Дни в Ню-Олесунне

В день, когда «Красин» вошел в Кингсбей и стал на рейде поселка Ню-Олесунн, на Шпицбергене было лето. По зеленой воде фиорда плыли ледяные горы. В воде плескались кайры, глупыши, дикие утки, нырки, гуси. Чайки то повисали над кораблем, то грудью падали на поверхность воды, клювами добывая пищу, и снова поднимались над мачтами корабля. Вероятно, никогда еще подобное оживление не кипело под семьдесят девятым градусом северной широты. В бухте стоял черный «Читта ди Милано» — судно с гигантским блоком на носу, предназначенным для прокладки кабеля на морской глубине.

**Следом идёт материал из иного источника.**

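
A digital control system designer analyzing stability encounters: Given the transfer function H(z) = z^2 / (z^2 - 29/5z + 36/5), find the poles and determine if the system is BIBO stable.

Poles are roots of the denominator: z^2 - 29/5z + 36/5 = 0.
Quadratic formula: z = [-(-29/5) +/- sqrt((-29/5)^2 - 4*(36/5))] / 2
Discriminant = 841/25 - 144/5 = 121/25; sqrt = 11/5.
z = (29/5 +/- 11/5) / 2 => z = 4 or z = 9/5.
|p1| = 9/5, |p2| = 4.
For BIBO stability, all poles must lie inside the unit circle (|p| < 1).
System is UNSTABLE since at least one |p| >= 1.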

Здесь же на рейде находились суда шведских экспедиций «Тания» и «Квест», безуспешно пытавшиеся разыскать во льдах Арктики экипаж дирижабля «Италия». У деревянной пристани грузился норвежский угольщик, кажется единственное судно в Кингсбее, не имевшее никакого отношения к розыскам Нобиле. Несколько позднее в Кингсбей вошла вырвавшаяся из объятий льдов маленькая «Браганца». И в довершение всего, к полному изумлению немногочисленных обитателей Ню-Олесунна, как-то утром неподалеку от «Красина» вырос гигантский корпус океанского туристского корабля «Стелла Полярис». Этот корабль-люкс прибыл в Кингсбей только ради того, чтобы путешествующие на нем миллионеры могли взглянуть на «Красина»! Любопытство их было удовлетворено. Постояв в водах Кингсбея пять или шесть часов, «Стелла Полярис» поспешила убраться из негостеприимных широт Шпицбергена.

После пустыни Ледовитого океана, после льдов и безжизненных берегов Норд-Остланда крошечный поселок Ню-Олесунн в два десятка домов и бухта, в которой мы встретили пять или шесть кораблей, показались нам шумным, кипучим портом.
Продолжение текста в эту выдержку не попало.